MRAB python at mrabarnett.plus.com
Thu Apr 13 13:50:12 EDT 2017


On 2017-04-13 09:08, Steven D'Aprano wrote:
> On Wed, 12 Apr 2017 16:30:38 -0700, bart4858 wrote:
> 
>> (Although I think Python would have difficulty in turning x+=1 into a
>> single opcode, if using normal object references and a shared object
>> model.)
> 
> You know, since Python actually exists and isn't just a hypothetical
> language, we can find out what it actually does, not just guess :-)
> 
> 
>>>> import dis
>>>> code = compile("x += 1", "", "single")
>>>> dis.dis(code)
>    1           0 LOAD_NAME                0 (x)
>                3 LOAD_CONST               0 (1)
>                6 INPLACE_ADD
>                7 STORE_NAME               0 (x)
>               10 LOAD_CONST               1 (None)
>               13 RETURN_VALUE
> 
> 
> There's an op-code for looking up the name 'x', another to push the
> constant 1 on the stack, an op-code for "INPLACE_ADD", followed by an op-
> code for STORE_NAME again.
> 
> In principle, we could replace the LOAD_CONST and INPLACE_ADD with a
> single op-code that combines the two.

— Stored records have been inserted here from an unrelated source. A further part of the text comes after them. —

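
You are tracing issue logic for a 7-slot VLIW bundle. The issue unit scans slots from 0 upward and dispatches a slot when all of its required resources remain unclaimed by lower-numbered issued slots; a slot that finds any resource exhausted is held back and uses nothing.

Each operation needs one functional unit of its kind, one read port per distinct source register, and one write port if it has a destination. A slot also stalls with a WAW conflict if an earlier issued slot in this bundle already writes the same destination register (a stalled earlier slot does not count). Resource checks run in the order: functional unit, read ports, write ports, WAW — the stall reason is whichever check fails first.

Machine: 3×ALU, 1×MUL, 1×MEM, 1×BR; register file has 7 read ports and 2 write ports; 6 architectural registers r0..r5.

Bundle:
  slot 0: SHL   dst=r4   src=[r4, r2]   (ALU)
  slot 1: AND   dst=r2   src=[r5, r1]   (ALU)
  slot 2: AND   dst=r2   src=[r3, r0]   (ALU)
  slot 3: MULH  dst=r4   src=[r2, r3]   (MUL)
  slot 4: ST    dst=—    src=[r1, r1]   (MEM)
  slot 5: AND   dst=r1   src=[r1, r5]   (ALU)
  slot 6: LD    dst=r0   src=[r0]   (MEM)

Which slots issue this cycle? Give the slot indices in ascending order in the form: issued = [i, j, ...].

issued = [0, 1, 4]

(0) want 1×ALU +2rd +1wr — yes → AL2|MU1|ME1|BR1|rd5|wr1
(1) want 1×ALU +2rd +1wr — yes → AL1|MU1|ME1|BR1|rd3|wr0
(2) want 1×ALU +2rd +1wr — WR_PORT → AL1|MU1|ME1|BR1|rd3|wr0
(3) want 1×MUL +2rd +1wr — WR_PORT → AL1|MU1|ME1|BR1|rd3|wr0
(4) want 1×MEM +1rd +0wr — yes → AL1|MU1|ME0|BR1|rd2|wr0
(5) want 1×ALU +2rd +1wr — WR_PORT → AL1|MU1|ME0|BR1|rd2|wr0
(6) want 1×MEM +1rd +1wr — FU → AL1|MU1|ME0|BR1|rd2|wr0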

Whether that would speed anything
> up is another question.
> 
> Is it possible to skip the STORE_NAME op-code? If you knew *for sure*
> that the target (x) was a mutable object which implemented += using an in-
> place mutation, then you could, but the only built-in where that applies
> is list so even if you could guarantee x was a list, it hardly seems
> worth the bother.
> 
If the reference to be stored by STORE_NAME is the same as the reference 
returned by LOAD_NAME, then STORE_NAME could be omitted.

That would just mean remembering that address.

I'm still trying to think whether it's ever possible to lose all 
references to the object when INPLACE_ADD is called, leading to the 
object having been garbage-collected by the time it returns.